- Police official calls incident "crime of opportunity"
- Justice Breyer was at his vacation home on the Caribbean island of Nevis
- The machete-wielding intruder made off with $1,000 in cash
- No one was hurt in the incident
Supreme Court Justice Stephen Breyer was robbed last week by an intruder armed with a machete while Breyer was vacationing on the Caribbean island of Nevis, court officials said Monday.
Breyer, his wife and two other guests were in the justice's vacation home at the time, but officials said no one was hurt in the incident.
The male assailant took $1,000 in cash and fled the scene, according to court spokeswoman Kathy Arberg. The robbery was reported to local authorities shortly after it happened last Thursday night, and local media said no arrests had been made as of Monday.
A law enforcement official said the evidence so far indicates the incident was "a crime of opportunity," and that police have seen nothing so far to indicate Breyer was targeted for robbery.
The U.S. Marshals Service provides protection for members of the high court when they are traveling, and agency spokesman Jeff Carter said Monday that the marshals service "is aware of the incident involving Justice Breyer on the Caribbean island of Nevis and is assisting the Supreme Court Police and local law enforcement authorities with the investigation as needed." He did not elaborate.
FBI spokesman Paul Bresson said, "We are assisting the local police with their investigation."
Meanwhile, police on the island were "actively searching for a known person of interest," Commissioner C.G. Walwyn of the Royal St.
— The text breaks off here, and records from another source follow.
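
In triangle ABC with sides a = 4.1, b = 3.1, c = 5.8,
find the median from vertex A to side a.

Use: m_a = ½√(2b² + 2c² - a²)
m_a = ½√(2·3.1² + 2·5.8² − 4.1²) = ½√(2·9.61 + 2·33.64 − 16.81) = ½√(19.22 + 67.28 − 16.81) = ½√69.69
√69.69 ≈ 8.34805, so m_a ≈ 4.17403

m_a = 4.174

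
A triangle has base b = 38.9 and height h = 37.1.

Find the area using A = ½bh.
A = ½·b·h = ½·38.9·37.1 = ½·1443.19 = 721.595

Area = 721.595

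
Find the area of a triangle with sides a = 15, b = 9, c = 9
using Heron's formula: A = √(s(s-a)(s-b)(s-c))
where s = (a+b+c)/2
s = (15 + 9 + 9)/2 = 33/2 = 16.5
s − a = 1.5, s − b = 7.5, s − c = 7.5
s(s−a)(s−b)(s−c) = 16.5·1.5·7.5·7.5 = 1392.1875
Area = √1392.1875 ≈ 37.312

s = 16.5, Area = 37.31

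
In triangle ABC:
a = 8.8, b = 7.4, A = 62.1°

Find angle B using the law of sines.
a/sin(A) = b/sin(B)  ⇒  sin(B) = b·sin(A)/a = 7.4·sin(62.1°)/8.8
sin(62.1°) ≈ 0.883766
sin(B) ≈ 7.4·0.883766/8.8 ≈ 6.53987/8.8 ≈ 0.743167
B = arcsin(0.743167) ≈ 48.0019°
(Since b ≤ a we need B ≤ A, so the obtuse alternative 180° − 48.0019° ≈ 131.998° is rejected.)

B = 48°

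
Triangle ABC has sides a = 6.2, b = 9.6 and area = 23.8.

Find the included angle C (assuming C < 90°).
Area = ½·a·b·sin(C)  ⇒  sin(C) = 2·Area/(a·b) = 2·23.8/(6.2·9.6) = 47.6/59.52 ≈ 0.799731
C = arcsin(0.799731) ≈ 53.1044° (taking the acute solution since C < 90°)

C = 53.1°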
Christopher and Nevis Police Force said Monday. "Our American-trained crime scene investigators and the members of our Criminal Investigators (unit) are working closely with the FBI on this case," he added.
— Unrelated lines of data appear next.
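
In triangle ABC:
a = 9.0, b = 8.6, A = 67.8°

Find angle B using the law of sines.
a/sin(A) = b/sin(B)  ⇒  sin(B) = b·sin(A)/a = 8.6·sin(67.8°)/9.0
sin(67.8°) ≈ 0.925871
sin(B) ≈ 8.6·0.925871/9.0 ≈ 7.96249/9.0 ≈ 0.884721
B = arcsin(0.884721) ≈ 62.2172°
(Since b ≤ a we need B ≤ A, so the obtuse alternative 180° − 62.2172° ≈ 117.783° is rejected.)

B = 62.22°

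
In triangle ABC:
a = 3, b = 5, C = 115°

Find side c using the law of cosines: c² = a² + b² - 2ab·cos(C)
c² = 3² + 5² − 2·3·5·cos(115°)
cos(115°) ≈ -0.422618
c² ≈ 9 + 25 − 30·(-0.422618) ≈ 34 + 12.6785 ≈ 46.6785
c ≈ √46.6785 ≈ 6.83217

c = 6.832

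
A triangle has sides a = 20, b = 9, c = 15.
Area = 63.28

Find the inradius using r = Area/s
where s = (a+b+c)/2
s = (20 + 9 + 15)/2 = 44/2 = 22
r = Area/s = 63.28/22 ≈ 2.87636

r = 2.876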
Breyer had no comment on the matter, and the court would not say if he had returned to the United States. The high court is in recess this week, but the justices have scheduled a closed-door meeting Friday to go over pending court business, and they resume public sessions next week.
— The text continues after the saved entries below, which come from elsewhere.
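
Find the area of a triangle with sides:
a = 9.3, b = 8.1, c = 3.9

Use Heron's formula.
s = (9.3 + 8.1 + 3.9)/2 = 21.3/2 = 10.65
s − a = 1.35, s − b = 2.55, s − c = 6.75
s(s−a)(s−b)(s−c) = 10.65·1.35·2.55·6.75 ≈ 247.473
Area = √247.473 ≈ 15.7313

Area = 15.73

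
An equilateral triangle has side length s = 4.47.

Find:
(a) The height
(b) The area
(a) The height splits the triangle into two 30-60-90 halves: h = s·√3/2 = 4.47·1.73205/2 ≈ 7.74227/2 ≈ 3.87113
(b) Area = (√3/4)·s² = (√3/4)·4.47² = (√3/4)·19.9809 ≈ 0.433013·19.9809 ≈ 8.65198

Height = 3.871, Area = 8.652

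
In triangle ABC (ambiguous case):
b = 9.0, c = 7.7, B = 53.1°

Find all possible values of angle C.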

Nevis is part of the West Indies chain known as the Leeward Islands, located about 350 miles southeast of Puerto Rico.
The court does not talk publicly about specific security arrangements for the justices, either when they are at home or on their frequent travels. Justice Ruth Bader Ginsburg traveled to Egypt and Tunisia last month as part of an outreach program sponsored by the State Department, which provided her security in the volatile region.
Attacks on members of the federal judiciary are not new. Then-Justice David Souter was assaulted by a group of young males in 2004 while jogging alone in the evening near his Washington home. Souter suffered some minor bruises and was briefly treated then released from a local hospital.
Justice Byron White was attacked in July 1982 while giving a speech in Utah. That incident led to regular protection by U.S. marshals for members of the court when they travel.
The 73-year-old Breyer was nominated to the high court in 1994, and is known as one of the most active and engaging members of the court. His wife is Dr. Joanna Breyer, a renowned pediatric psychologist.